I approach the job of Shadow Europe Minister confident in my belief that Britain’s future is in Europe. It is clearly in Britain’s national interest to be an active participant in the European Union, helping to set the agenda and promoting policies which will be in the interests of our people. Clearly, this is not the case under the ConDem government.

If we are to challenge effectively the government’s eurosceptic rhetoric we have to acknowledge that our starting point must be to demonstrate in practical ways how Europe is relevant and important to the everyday lives of our citizens. In these times of economic insecurity, we have to reaffirm the self-evident truth that Britain needs the European Single Market. Given that over half of Britain’s trade is now with our European partners, it would be an act of immeasurable folly to put our access to the world’s largest market in doubt. Rather than calling into question our trading relationship with the Single Market, we should be pressing hard for its completion and effective working.
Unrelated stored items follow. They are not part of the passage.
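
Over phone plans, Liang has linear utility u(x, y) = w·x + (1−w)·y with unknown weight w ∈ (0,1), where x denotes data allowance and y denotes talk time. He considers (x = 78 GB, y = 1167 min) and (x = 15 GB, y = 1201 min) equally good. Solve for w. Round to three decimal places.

Equating utilities: w·78 + (1−w)·1167 = w·15 + (1−w)·1201.
Rearranging, 63·w − 34·(1−w) = 0.
The marginal rate of substitution is 34/63, so w = 34/(63+34) = 0.351.

w = 0.351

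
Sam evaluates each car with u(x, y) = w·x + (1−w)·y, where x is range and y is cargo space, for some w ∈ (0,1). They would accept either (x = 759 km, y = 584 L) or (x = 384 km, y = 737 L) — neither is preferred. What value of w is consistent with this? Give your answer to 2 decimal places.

w = 0.29

u(759,584) = u(384,737) means w·759 + (1−w)·584 = w·384 + (1−w)·737.
Rearranging, 375·w − 153·(1−w) = 0.
Hence w = 153/(375+153) = 153/528 = 0.29.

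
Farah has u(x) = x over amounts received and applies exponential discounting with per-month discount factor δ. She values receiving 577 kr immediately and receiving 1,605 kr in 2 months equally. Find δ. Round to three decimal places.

Indifference means u(577) = δ^2 · u(1605), so δ^2 = u(577)/u(1605).
With u(x) = x: δ^2 = 577/1605 = 0.35950.
Taking the square root: δ = 0.35950^(1/2) ≈ 0.600.

δ ≈ 0.600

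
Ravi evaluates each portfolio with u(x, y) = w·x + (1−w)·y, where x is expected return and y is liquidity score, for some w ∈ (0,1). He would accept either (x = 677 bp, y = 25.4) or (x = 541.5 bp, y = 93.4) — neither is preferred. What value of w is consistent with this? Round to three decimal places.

Equating utilities: w·677 + (1−w)·25.4 = w·541.5 + (1−w)·93.4.
Collecting terms: w·135.5 = (1−w)·68.
Hence w = 68/(135.5+68) = 68/203.5 = 0.334.

w = 0.334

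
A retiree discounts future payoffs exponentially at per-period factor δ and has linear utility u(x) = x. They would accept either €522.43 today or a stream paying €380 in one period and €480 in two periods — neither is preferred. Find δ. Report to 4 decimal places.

δ ≈ 0.7200

Present value of the stream is 380·δ + 480·δ². Indifference gives 380δ + 480δ² = 522.43.
So 480δ² + 380δ − 522.43 = 0.
By the quadratic formula (taking the positive root), δ = (−380 + √1147465.60) / 960 ≈ 0.7200.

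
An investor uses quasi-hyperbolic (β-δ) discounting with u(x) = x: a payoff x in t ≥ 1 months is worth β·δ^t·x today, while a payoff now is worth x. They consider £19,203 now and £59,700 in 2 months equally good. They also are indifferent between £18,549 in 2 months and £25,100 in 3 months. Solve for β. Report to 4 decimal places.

The second indifference involves only future payoffs, so β cancels: β·δ^2·18549 = β·δ^3·25100, giving δ = 18549/25100 = 0.73900.
Substituting δ into 19203 = β·δ^2·59700: β = 19203/(32603.775) ≈ 0.5890.

β ≈ 0.5890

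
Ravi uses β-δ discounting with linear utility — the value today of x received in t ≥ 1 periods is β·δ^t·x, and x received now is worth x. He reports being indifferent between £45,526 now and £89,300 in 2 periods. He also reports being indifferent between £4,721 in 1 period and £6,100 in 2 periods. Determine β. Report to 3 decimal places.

β ≈ 0.851

The second indifference involves only future payoffs, so β cancels: β·δ^1·4721 = β·δ^2·6100, giving δ = 4721/6100 = 0.77393.
Substituting δ into 45526 = β·δ^2·89300: β = 45526/(53488.423) ≈ 0.851.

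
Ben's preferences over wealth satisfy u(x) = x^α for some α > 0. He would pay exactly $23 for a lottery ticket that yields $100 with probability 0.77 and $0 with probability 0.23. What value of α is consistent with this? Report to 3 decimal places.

EU(lottery) = 0.77·100^α + 0.23·0 = 0.77·100^α.
Equating: 23^α = 0.77·100^α, i.e. 0.2300^α = 0.77.
Taking logs: α·ln(23/100) = ln(0.77), so α = -0.261365 / -1.469676 ≈ 0.178.

α ≈ 0.178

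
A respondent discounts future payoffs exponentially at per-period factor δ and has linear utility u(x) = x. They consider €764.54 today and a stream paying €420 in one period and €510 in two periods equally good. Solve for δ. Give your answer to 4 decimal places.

δ ≈ 0.8800

Equating present values: 764.54 = 420δ + 510δ².
So 510δ² + 420δ − 764.54 = 0.
By the quadratic formula (taking the positive root), δ = (−420 + √1736061.60) / 1020 ≈ 0.8800.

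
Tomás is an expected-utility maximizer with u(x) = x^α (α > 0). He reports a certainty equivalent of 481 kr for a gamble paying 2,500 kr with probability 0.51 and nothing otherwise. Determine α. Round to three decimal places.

α ≈ 0.409

Since u(0) = 0, the lottery's EU is 0.51·2500^α.
Setting u(481) equal to that: 481^α = 0.51·2500^α ⇒ (481/2500)^α = 0.51.
Take logs: α = ln 0.51 / ln(481/2500) ≈ 0.40854.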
At the same time, we need to move away from the impression that the EU offers benefits only to the business community. The idea of a “Social Europe” is vital if we are to reconnect with the concerns and priorities of ordinary people. Similarly, if we are to tackle successfully climate change we have to acknowledge that it is only through international co-operation, especially at a European level, can we achieve a cleaner and safer Britain in a cleaner and safer world.

For too long the impression has been given that Europe is about distant bureaucrats indulging in self-indulgent abstractions. We should recognise that treaty changes and esoteric debates about the minutiae of EU regulations do little to win over the hearts and minds of ordinary people. That is why we need to move away from an emphasis on “process” to practical “delivery”.

A case in point is the Draft Human Trafficking Directive. Most people do not have the slightest interest in the fact that this draft directive has its legal base in the 21st Protocol in the Consolidated Treaties, as amended by the Treaty of Lisbon. What they are concerned about is that this directive is addressing an issue of enormous concern across our continent, and yet the British government is exercising an opt-out. Quite rightly, this strikes most people as absurd, especially when the government is not arguing against the content of the framework directive as such, but is mounting an opposition based on a spurious concern about setting a constitutional precedent.

Initially when the ConDem government was first elected it appeared as though the shrill rhetoric of opposition had been abandoned in favour of a more reasonable approach to the EU. However, it is worth remembering that David Cameron took the Conservatives out of the European Peoples’ Party and has obliged his MEPs to sit with the “off-stage” European Conservative and Reformist Group. And the last few weeks have seen the government under growing pressure from its increasingly vociferous Eurosceptics. Rather than face them down, the ConDem government has sought to placate them by becoming more and more antagonistic to our European partners. Increasingly, the Eurosceptic tail is wagging the government dog.

On European policy, as in many other areas, the Conservatives’ Liberal Democrat coalition partners have been totally marginalised. A party which once claimed to be the most pro-European party in British politics has been reduced to supporting a knee-jerk eurosceptism that is failing to deliver for Britain.

Going beyond their ritual criticisms of all things Europeans, the Tory die-hard Eurosceptics, with a number of newly elected MPs in their ranks, now feel emboldened enough to go a significant step further. The Tory die-hards are determined to increase their vituperative condemnation of the EU to the point that some of them are openly calling for Britain’s withdrawal.

Labour’s opposition to the Eurosceptics must be total. We are clear that it is in Britain’s national interest to engage positively with our European partners; in this increasingly global village in which we live, international co-operation must be central to our politics. That is not to say that everything which emanates from Brussels is good, far from it, ‘subsidiarity’ must always be our watchword; but we must recognise that Britain’s future lies in continuing and constructive co-operation with our partners in the European Union. In pursuing this agenda, Labour will be true to its values, it will address the issues of our time and it will point the way forward to Britain’s future.